Plus généralement, il est aberrant qu’un classement qui se base sur une seule note globale puisse refléter la qualité d’une université, structure très complexe et diverse. C’est un peu comme s’il s’agissait de désigner la meilleure voiture du monde. Une Zoé est-elle une « meilleure » voiture qu’une Porsche ou une Kangoo ? Cela dépend bien sûr de l’usage du véhicule, du budget qu’on peut lui consacrer, et aussi de paramètres subjectifs (esthétique, « marque préférée » etc..). Alors pourquoi fait-on pour les universités ce qu’on ne se permettrait pas de faire pour l’automobile ?
Une perversité dans les usages
Même faux, même biaisés, les classements ne poseraient pas un gros problème s’ils n’étaient pas devenus un produit de consommation, une aubaine commerciale et même un dangereux outil de management stratégique.
Revenons sur les différentes catégories de « consommateurs » de classements. Au départ, les classements s’adressaient aux étudiants et à leurs familles, afin de les aider à effectuer leurs choix. C’était le cas du premier d’entre eux, celui de US News and World report en 1983, puis aujourd’hui du « classement de Shanghai ».
On aboutit ainsi à des sortes de « Guides Michelin » des universités. Comparaison intéressante, car on sait que la légitimité du guide rouge a été fortement remise en cause, à la fois sur des questions de méthodologie (système ancien, flou, manque de transparence), mais aussi d’usage (pression accrue sur les bénéficiaires).
Mais la comparaison s’arrête là : si je fais confiance à une mauvaise évaluation dans un guide gastronomique, je ferai, au pire, un mauvais repas. Si je n’utilise que les classements pour choisir mes études, je risque de faire un mauvais choix de vie !
Autres usagers des classements, les entreprises. Elles embauchent quelquefois plus un diplôme « bien classé » qu’une personne. Dans notre pays, cette tendance existe dans le privé mais aussi dans la fonction publique avec l’exception culturelle des « grands corps », où certaines écoles ont le monopole de certains emplois.
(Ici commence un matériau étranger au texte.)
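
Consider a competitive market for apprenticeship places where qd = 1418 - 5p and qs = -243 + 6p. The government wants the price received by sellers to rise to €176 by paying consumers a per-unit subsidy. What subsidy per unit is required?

At a seller price of 176, quantity supplied is -243 + 6·176 = 813.
Buyers absorb 813 only when they pay pb with 1418 − 5·pb = 813, i.e. pb = 121.
s = ps − pb = 176 − 121 = 55.

Required subsidy s = €55 per unit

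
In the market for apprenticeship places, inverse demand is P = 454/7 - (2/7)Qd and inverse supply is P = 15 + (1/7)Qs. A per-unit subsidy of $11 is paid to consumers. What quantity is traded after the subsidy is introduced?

Pre-subsidy: 454/7 - (2/7)Q = 15 + (1/7)Q gives Q* = 349/3 and P* = 664/21.
With the rebate, buyers effectively pay Pb = Ps − 11, where Ps is the price sellers receive.
On the curves, Pb = 454/7 - (2/7)Q and Ps = 15 + (1/7)Q; the wedge Ps − Pb = 11 gives 15 + (1/7)Q − (454/7 - (2/7)Q) = 11, so Q' = 142.
Then Pb = 454/7 − (2/7)·142 = 170/7 and Ps = 15 + (1/7)·142 = 247/7.

Q' = 142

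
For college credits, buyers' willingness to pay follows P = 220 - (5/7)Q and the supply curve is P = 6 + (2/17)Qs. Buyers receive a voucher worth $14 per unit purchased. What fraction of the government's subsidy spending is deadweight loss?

DWL / government spending = 7/228

Pre-subsidy: 220 - (5/7)Q = 6 + (2/17)Q gives Q* = 25466/99 and P* = 3590/99.
With the rebate, buyers effectively pay Pb = Ps − 14, where Ps is the price sellers receive.
On the curves, Pb = 220 - (5/7)Q and Ps = 6 + (2/17)Q; the wedge Ps − Pb = 14 gives 6 + (2/17)Q − (220 - (5/7)Q) = 14, so Q' = 9044/33.
Then Pb = 220 − (5/7)·(9044/33) = 800/33 and Ps = 6 + (2/17)·(9044/33) = 1262/33.
ΔCS = ½(25466/99 + 9044/33)(3590/99 − 800/33) = 31295810/9801; ΔPS = ½(25466/99 + 9044/33)(1262/33 − 3590/99) = 5154604/9801.
Government spending = 14 × 9044/33 = 126616/33.
DWL = ½ × 14 × (9044/33 − 25466/99) = 11662/99; fraction = (11662/99) / (126616/33) = 7/228.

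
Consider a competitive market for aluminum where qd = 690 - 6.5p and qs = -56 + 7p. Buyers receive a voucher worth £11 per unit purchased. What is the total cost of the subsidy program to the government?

Government cost = 36421/9

Pre-subsidy: 690 - 6.5p = -56 + 7p gives p* = 1492/27, q* = 8932/27.
With the rebate, buyers effectively pay pb = ps − 11, where ps is the price sellers receive.
Demand in terms of ps becomes qd = 690 − 6.5(ps − 11) = 761.5 - 6.5ps. Setting this equal to supply: 761.5 - 6.5ps = -56 + 7ps, so ps = 545/9.
Buyers pay pb = 545/9 − 11 = 446/9; q' = -56 + 7·(545/9) = 3311/9.
Government outlay = subsidy × quantity = 11 × 3311/9 = 36421/9.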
Les universités elles-mêmes peuvent être tentées de les utiliser pour sélectionner un partenaire étranger. Mais elles peuvent, hélas, aussi construire une stratégie visant à progresser dans les classements, plutôt que se concentrer sur leurs objectifs fondamentaux : qualité des formations, compétitivité des recherches, services rendus à la société. On passe ainsi du classement comme simple « élément d’information et de contexte » à un « élément d’une stratégie ».
Enfin, l’État a pu considérer la progression dans les classements comme objectif stratégique pour ses universités. De même, le risque existe de voir les classements pris en compte par des organismes de contrôle ou comme variables dans des algorithmes d’attribution de ressources.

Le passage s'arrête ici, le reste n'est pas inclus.